The Lost Nostalgias, Esteban Rodríguez, CavanKerry Press, 2025, pgs 98, $18, ISBN: 9-781960-327116, reviewed by cloud cardona
Esteban Rodríguez knows a lot about love letters. For one, Love Letter is the name of the coffee shop he co-runs with his wife in McAllen, TX. Rodríguez’s latest poetry collection, The Lost Nostalgias is also a love letter to the RGV. This collection navigates us into the memories of Rodríguez’s childhood and odes to his parents, detailing their successes and struggles. Rodríguez’s collection is a love letter not only to the narrator’s family, but to all immigrant families who carve out a life for their families in the U.S.
The first two lines of The Lost Nostalgias read, “When my mother would open her mouth, / I’d imagine a set of fossils, yellowed.” Rodriguez details his mother’s teeth troubles, suffering from cavities and plaque and pulled out teeth, that was perhaps caused by her smoking habit or maybe by some “old country curse,” which is also the title of the first section. Just as he imagines his mother’s dentist as an archaeologist, Rodriguez also works as an archaeologist, excavating his past throughout this collection.
Throughout The Lost Nostalgias, Rodriguez reflects on his adolescence both with care and perspective. In “Tongue,” one of the first poems of the collection, Rodriguez catalogs the way his parents, especially his mother, mispronounced English words like: explain like “esplain,” beach like “bitch,” congratulations like “congrachoolashuns,” and adding the past tense “ed” to words that don’t need it. He sets up “Tongue” with a memory with his mother:
And so why not move into lecture, laugh
when my mother says esplain, the x trapped
in the back of her mouth. Why not cut her off,
say, with such authority, It’s explain, Mom.

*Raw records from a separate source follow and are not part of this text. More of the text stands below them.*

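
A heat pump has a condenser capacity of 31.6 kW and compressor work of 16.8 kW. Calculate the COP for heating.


COP_hp = Q_cond / W
COP_hp = 31.6 / 16.8
COP_hp = 1.881

1.881


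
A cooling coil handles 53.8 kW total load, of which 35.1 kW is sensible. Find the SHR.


SHR = Q_sensible / Q_total
SHR = 35.1 / 53.8
SHR = 0.652

0.652


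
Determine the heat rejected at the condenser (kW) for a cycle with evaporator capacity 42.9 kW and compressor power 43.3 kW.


Q_cond = Q_evap + W
Q_cond = 42.9 + 43.3
Q_cond = 86.2 kW

86.2


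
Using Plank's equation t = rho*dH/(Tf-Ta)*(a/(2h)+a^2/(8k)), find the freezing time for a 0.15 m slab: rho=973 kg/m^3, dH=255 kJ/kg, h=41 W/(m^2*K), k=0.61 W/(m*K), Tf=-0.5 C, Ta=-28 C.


dT = -0.5 - (-28) = 27.5 K
term1 = a/(2h) = 0.15/(2*41) = 0.001829268293
term2 = a^2/(8k) = 0.15^2/(8*0.61) = 0.004610655738
t = rho*dH*1000/dT * (term1 + term2)
t = 973*255*1000/27.5 * (0.001829268293 + 0.004610655738)
t = 58103 s

58103


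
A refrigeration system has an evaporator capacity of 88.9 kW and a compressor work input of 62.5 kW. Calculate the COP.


COP = Q_evap / W
COP = 88.9 / 62.5
COP = 1.422

1.422


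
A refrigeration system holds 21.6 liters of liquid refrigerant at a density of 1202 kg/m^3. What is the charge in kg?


Charge = V * rho / 1000
Charge = 21.6 * 1202 / 1000
Charge = 25.96 kg

25.96


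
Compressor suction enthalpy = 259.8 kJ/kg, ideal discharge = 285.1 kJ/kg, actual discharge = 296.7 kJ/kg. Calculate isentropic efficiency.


dh_ideal = 285.1 - 259.8 = 25.3 kJ/kg
dh_actual = 296.7 - 259.8 = 36.9 kJ/kg
eta_s = dh_ideal / dh_actual = 25.3 / 36.9
eta_s = 0.6856

0.6856


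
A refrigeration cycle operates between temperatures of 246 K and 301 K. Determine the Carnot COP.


dT = 301 - 246 = 55 K
COP_carnot = T_cold / dT = 246 / 55
COP_carnot = 4.473

4.473


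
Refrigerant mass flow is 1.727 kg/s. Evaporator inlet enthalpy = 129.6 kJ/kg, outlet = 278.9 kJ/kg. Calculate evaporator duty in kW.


dh = 278.9 - 129.6 = 149.3 kJ/kg
Q_evap = m_dot * dh = 1.727 * 149.3
Q_evap = 257.84 kW

257.84


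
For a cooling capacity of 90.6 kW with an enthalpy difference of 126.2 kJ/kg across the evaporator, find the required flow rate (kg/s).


m_dot = Q / dh
m_dot = 90.6 / 126.2
m_dot = 0.7179 kg/s

0.7179


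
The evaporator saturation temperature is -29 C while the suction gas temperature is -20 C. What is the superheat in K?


Superheat = T_suction - T_evap
Superheat = -20 - (-29)
Superheat = 9 K

9


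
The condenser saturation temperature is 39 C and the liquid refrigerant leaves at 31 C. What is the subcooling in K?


Subcooling = T_cond - T_liquid
Subcooling = 39 - 31
Subcooling = 8 K

8


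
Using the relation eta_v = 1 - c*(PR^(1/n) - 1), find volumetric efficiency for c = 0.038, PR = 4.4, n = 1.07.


PR^(1/n) = 4.4^(1/1.07) = 3.99353635
eta_v = 1 - 0.038 * (3.99353635 - 1)
eta_v = 0.8862

0.8862


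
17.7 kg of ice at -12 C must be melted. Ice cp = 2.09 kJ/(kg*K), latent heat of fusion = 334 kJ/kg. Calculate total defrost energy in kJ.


Sensible heat = cp * dT = 2.09 * 12 = 25.08 kJ/kg
Total per kg = 25.08 + 334 = 359.08 kJ/kg
Q = m * total = 17.7 * 359.08
Q = 6355.7 kJ

6355.7


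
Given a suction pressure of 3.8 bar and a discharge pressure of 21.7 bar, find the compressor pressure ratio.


PR = P_high / P_low
PR = 21.7 / 3.8
PR = 5.711

5.711


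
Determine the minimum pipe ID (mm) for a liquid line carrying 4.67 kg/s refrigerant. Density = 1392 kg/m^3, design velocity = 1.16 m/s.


A = m_dot / (rho * v) = 4.67 / (1392 * 1.16) = 0.002892142291 m^2
d = sqrt(4*A/pi) * 1000
d = 60.7 mm

60.7


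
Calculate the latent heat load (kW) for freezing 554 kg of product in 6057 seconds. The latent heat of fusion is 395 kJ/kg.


Q_lat = m * h_fg / t
Q_lat = 554 * 395 / 6057
Q_lat = 36.13 kW

36.13


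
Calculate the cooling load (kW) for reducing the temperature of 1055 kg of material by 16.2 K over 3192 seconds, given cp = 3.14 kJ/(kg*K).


Q = m * cp * dT / t
Q = 1055 * 3.14 * 16.2 / 3192
Q = 16.813 kW

16.813


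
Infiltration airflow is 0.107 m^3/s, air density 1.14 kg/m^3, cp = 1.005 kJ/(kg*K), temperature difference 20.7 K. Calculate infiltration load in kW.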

In his retelling of this memory, Rodriguez captures that teenage feeling of smugness at the beginning of his poem. His use of anaphora, the “why not”s build into this moment in the poem that cascades to the end of the section. On the last “why not,” he reflects on helping her at a governmental appointment, “she would again turn to me, expect, / because I knew so much, / to make that English / less useless, less harsh.” What I most admire about this poem is how he reframes his parents’ mispronunciations. In the third section of the poem titled “Beach,” Rodríguez adds a sense of sweetness and admiration through his use of end rhyme, “because I know, regardless of what she can / and cannot say, she’ll speak with a confidence / I can only hope to convey.”
In section two, “At The Feet of the Empty-Handed,” Rodriguez recalls memories of his father and his own relationship to masculinity. The section ends with “Bury,” a poem that describes his father buying a baseball bat at a yard sale and later swinging it at empty cans and old car parts. Rodríguez closes the poem and the section with these couplets:
over his head, and will all his strength,
smashing the ground till he made a hole,
one, I believed, where he could bury
If not his anger, then at least his regret—
everything he could have done, every
version of himself he could have been.
Rodríguez has mastered volta, shining in the emotional turns and endings of his poems. He shifts from this mundane memory of his father going to a garage sale into a larger observation about his father’s frustration with himself, swinging at “what / had long been ignored.”
In the collection’s last section, “Secondhand Eulogies,” Rodriguez reflects on ancestors, ranging from retellings of grandparents crossing over to the U.S. to his abuelo’s memories of Vietnam. In one of my favorite poems of the collection, “Narratives,” Rodríguez reflects on how his family tends to dramatize their experiences. Rodríguez ponders,
Isn’t this how stories go? Aren’t narratives
always changed? Doesn’t the teller hide
the truth at first, when they feel they have
the right to heal, peel back the surface,
reveal every detail, every second of pain.
And don’t some exaggerate as well,
feel the need to up the stakes, like my uncle,
who when he talks about the hard time
he did, means his one night in jail.
What Rodriguez here captures is the “telenovela feeling” that many Mexican-American families may be familiar with. He ends “Narratives” with a return to the self, detailing the lies he told “when I tell my mother that the bruises / on my neck aren’t hickeyes at all, / but the aftermath of mosquito bites.”
The last image in The Lost Nostalgias is of Rodriguez’s father, proudly standing in the yard of his new house, imagining that all his hard labor had paid off. Rodríguez writes:
this three-bedroom
two bath, this finished driveway
and thick green lawn, yes,
this was the best reward.
After finishing this book, I felt a sense of kinship and joy for families like the one described in The Lost Nostalgias. Rodríguez paints an honest portrait of his family without romanticizing the struggle. He shares both the ugly truths and their moments of vulnerability. The Lost Nostalgias invites us to sit outside and feel pride in what our hands have accomplished.